US pharma lobby group hits out at Canada drug import plans

The US pharmaceutical lobby group PhRMA has hit back at legislative plans unveiled by former Democrat presidential hopeful Sen. Bernie Sanders to import pricey prescription meds from across the border in Canada to cut costs, saying it would risk boosting fakes in the country.

In a statement posted after Sanders and a group of Democratic colleagues introduced a bill in late February to allow the importation of cheaper medicines from Canada into the US, PhRMA said this would risk "potentially counterfeit and substandard drugs into the United States [that] are unsafe and put American patients at risk."

This all comes amid mounting pricing pressures in the US, which has been bubbling for years but grew hot during 2016's presidential race, and Sanders has been a leading figure in criticising the high price tags attached to new medicines in the country, as well as the "price gouging" from across the biopharma industry.

President Donald Trump has also signalled that he is keen to lower drug prices through an as yet undetailed plan of de-regulation at the FDA; tax changes that would allow money currently locked overseas to come back to US companies; and a "bidding process" that could also involve other countries promising to increase their drug prices (the US has some of the highest costs in the world) if they want a new trade deal with America.

PhRMA has aggressively defended its members from pricing criticism, and has been quick to try and dampen enthusiasm for this new attempt to get drug prices down.

It said: "Counterfeit drug manufacturing and trafficking is a multi-billion-dollar business.

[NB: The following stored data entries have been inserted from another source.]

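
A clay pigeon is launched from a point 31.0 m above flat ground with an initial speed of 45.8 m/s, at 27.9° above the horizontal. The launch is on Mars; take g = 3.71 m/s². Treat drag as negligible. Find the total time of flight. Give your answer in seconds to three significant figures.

Resolve: vₓ = 45.80 cos 27.9° = 40.48 m/s and v_y0 = 45.80 sin 27.9° = 21.43 m/s.
Vertical motion (up positive, ground at y = 0): 1.855 t² − (21.43) t − 31.0 = 0, so t = (21.43 + √(21.43² + 2·3.71·31.0)) / 3.71 = (21.43 + 26.25) / 3.71 = 12.85 s.

12.9 s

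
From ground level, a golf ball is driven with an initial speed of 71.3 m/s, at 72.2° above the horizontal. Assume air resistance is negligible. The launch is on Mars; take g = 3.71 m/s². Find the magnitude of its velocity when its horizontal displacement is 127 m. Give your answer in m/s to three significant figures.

51.1 m/s

Components: vₓ = 71.30 cos 72.2° = 21.80 m/s, v_y0 = 71.30 sin 72.2° = 67.89 m/s.
x = vₓ t ⇒ t = 127/21.80 = 5.827 s.
Vertical velocity there: v_y = v_y0 − g t = 67.89 − 3.71 × 5.827 = 46.27 m/s.
Speed: √(vₓ² + v_y²) = √(21.80² + 46.27²) = 51.15 m/s.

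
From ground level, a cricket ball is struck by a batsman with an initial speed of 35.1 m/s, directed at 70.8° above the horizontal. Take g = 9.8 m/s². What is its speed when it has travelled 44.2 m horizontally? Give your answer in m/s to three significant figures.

12.3 m/s

Horizontal component vₓ = 35.10 cos 70.8° = 11.54 m/s; vertical v_y0 = 35.10 sin 70.8° = 33.15 m/s.
x = vₓ t ⇒ t = 44.2/11.54 = 3.829 s.
Vertical velocity there: v_y = v_y0 − g t = 33.15 − 9.80 × 3.829 = −4.377 m/s.
Speed: √(vₓ² + v_y²) = √(11.54² + 4.377²) = 12.35 m/s.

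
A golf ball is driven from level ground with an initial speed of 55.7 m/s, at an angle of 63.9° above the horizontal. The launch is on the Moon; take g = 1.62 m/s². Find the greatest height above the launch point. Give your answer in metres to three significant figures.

772 m

Horizontal component vₓ = 55.70 cos 63.9° = 24.50 m/s; vertical v_y0 = 55.70 sin 63.9° = 50.02 m/s.
Maximum height: H = v_y0² / (2g) = 50.02² / (2 × 1.62) = 772.2 m.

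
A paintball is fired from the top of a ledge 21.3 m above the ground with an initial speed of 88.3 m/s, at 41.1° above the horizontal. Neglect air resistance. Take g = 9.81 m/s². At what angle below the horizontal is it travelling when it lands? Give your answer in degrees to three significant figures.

42.8°

Horizontal component vₓ = 88.30 cos 41.1° = 66.54 m/s; vertical v_y0 = 88.30 sin 41.1° = 58.05 m/s.
Vertical motion (up positive, ground at y = 0): 4.905 t² − (58.05) t − 21.3 = 0, so t = (58.05 + √(58.05² + 2·9.81·21.3)) / 9.81 = (58.05 + 61.54) / 9.81 = 12.19 s.
At impact: v_y = v_y0 − g t = −61.54 m/s; vₓ = 66.54 m/s.
Angle below horizontal: arctan(|v_y|/vₓ) = arctan(61.54/66.54) = 42.76°.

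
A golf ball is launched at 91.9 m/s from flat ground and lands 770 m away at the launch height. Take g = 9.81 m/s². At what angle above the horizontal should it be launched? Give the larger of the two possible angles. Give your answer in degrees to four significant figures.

Level-ground range R = v₀² sin(2θ)/g ⇒ sin(2θ) = gR/v₀² = 9.81 × 770 / 91.9² = 0.8944.
2θ = 63.43° or 180° − 63.43° = 116.6°, so θ = 31.72° or 58.28°.
The larger angle is 58.28°.

58.28°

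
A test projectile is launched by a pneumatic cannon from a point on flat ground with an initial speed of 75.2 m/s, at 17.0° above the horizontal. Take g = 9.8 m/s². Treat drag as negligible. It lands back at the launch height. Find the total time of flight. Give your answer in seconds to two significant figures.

Horizontal component vₓ = 75.20 cos 17.0° = 71.91 m/s; vertical v_y0 = 75.20 sin 17.0° = 21.99 m/s.
It returns to y = 0 when t = 2 v_y0 / g = 2(21.99)/9.80 = 4.487 s.

4.5 s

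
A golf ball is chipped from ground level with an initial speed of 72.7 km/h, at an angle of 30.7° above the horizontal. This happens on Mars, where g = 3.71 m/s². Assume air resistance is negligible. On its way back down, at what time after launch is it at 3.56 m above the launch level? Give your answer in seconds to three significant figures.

5.19 s

Convert: 72.7 km/h = 72.7/3.6 = 20.19 m/s.
Resolve: vₓ = 20.19 cos 30.7° = 17.36 m/s and v_y0 = 20.19 sin 30.7° = 10.31 m/s.
Require v_y0 t − ½ g t² = 3.56, i.e. 1.855 t² − 10.31 t + 3.56 = 0.
t = [10.31 ± √(10.31² − 2·3.71·3.56)] / 3.71 = (10.31 ± 8.938) / 3.71, so t = 0.3699 s or t = 5.188 s.
The descending-branch root is 5.188 s.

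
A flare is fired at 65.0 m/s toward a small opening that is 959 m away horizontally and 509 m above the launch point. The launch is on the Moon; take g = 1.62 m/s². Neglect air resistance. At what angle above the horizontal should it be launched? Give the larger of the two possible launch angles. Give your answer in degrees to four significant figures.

Trajectory: y = x tanθ − g x² (1 + tan²θ)/(2v₀²). With x = 959, y = 509, v₀ = 65.0, g = 1.62:
176.3 tan²θ − 959 tanθ + (685.3) = 0.
tanθ = [959 ± √(959² − 4 × 176.3 × (685.3))] / (2 × 176.3) = (959 ± 660.6) / 352.6, giving tanθ = 0.8463 or 4.593.
θ = 40.24° or 77.72°; the larger is 77.72°.

77.72°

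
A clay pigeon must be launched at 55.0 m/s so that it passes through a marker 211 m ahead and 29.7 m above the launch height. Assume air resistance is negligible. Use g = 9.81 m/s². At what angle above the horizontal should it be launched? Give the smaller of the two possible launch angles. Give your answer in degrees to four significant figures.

Trajectory: y = x tanθ − g x² (1 + tan²θ)/(2v₀²). With x = 211, y = 29.7, v₀ = 55.0, g = 9.81:
72.19 tan²θ − 211 tanθ + (101.9) = 0.
tanθ = [211 ± √(211² − 4 × 72.19 × (101.9))] / (2 × 72.19) = (211 ± 122.9) / 144.4, giving tanθ = 0.6103 or 2.312.
θ = 31.40° or 66.61°; the smaller is 31.40°.

31.40°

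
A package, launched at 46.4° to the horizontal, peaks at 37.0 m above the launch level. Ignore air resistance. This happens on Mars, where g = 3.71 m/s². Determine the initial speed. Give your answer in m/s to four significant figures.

At the peak v_y = 0, so v_y0 = √(2gH) = √(2 × 3.71 × 37.0) = 16.57 m/s.
v_y0 = v₀ sin θ ⇒ v₀ = 16.57 / sin 46.4° = 22.88 m/s.

22.88 m/s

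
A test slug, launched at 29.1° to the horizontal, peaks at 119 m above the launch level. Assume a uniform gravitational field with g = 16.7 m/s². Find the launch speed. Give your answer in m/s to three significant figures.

At the peak v_y = 0, so v_y0 = √(2gH) = √(2 × 16.7 × 119) = 63.04 m/s.
v_y0 = v₀ sin θ ⇒ v₀ = 63.04 / sin 29.1° = 129.6 m/s.

130 m/s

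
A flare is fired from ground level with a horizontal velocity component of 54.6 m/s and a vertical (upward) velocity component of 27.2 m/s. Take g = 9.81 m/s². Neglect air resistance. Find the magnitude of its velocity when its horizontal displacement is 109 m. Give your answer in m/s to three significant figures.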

Legislative proposals to allow importation of potentially counterfeit and substandard drugs into the United States are unsafe and put American patients at risk.

"This is because the U.S. government cannot guarantee that medicines entering the country via importation schemes will meet our strict safety standards."

Another lobby group for the industry, The Partnership for Safe Medicines (PSM), which is focused on medicine safety, sent a letter to Congress urging them to not back the bill, which it says was signed by nearly 170 health care organizations, "to protect American patients from foreign counterfeits."

It also said that Canadian law "does not prohibit the transhipment of drugs from any country - including from countries with low manufacturing standards - into Canada and then on to the US."

It adds that Canadian law "explicitly states that the Canadian equivalent to the FDA does not have to inspect drugs for export."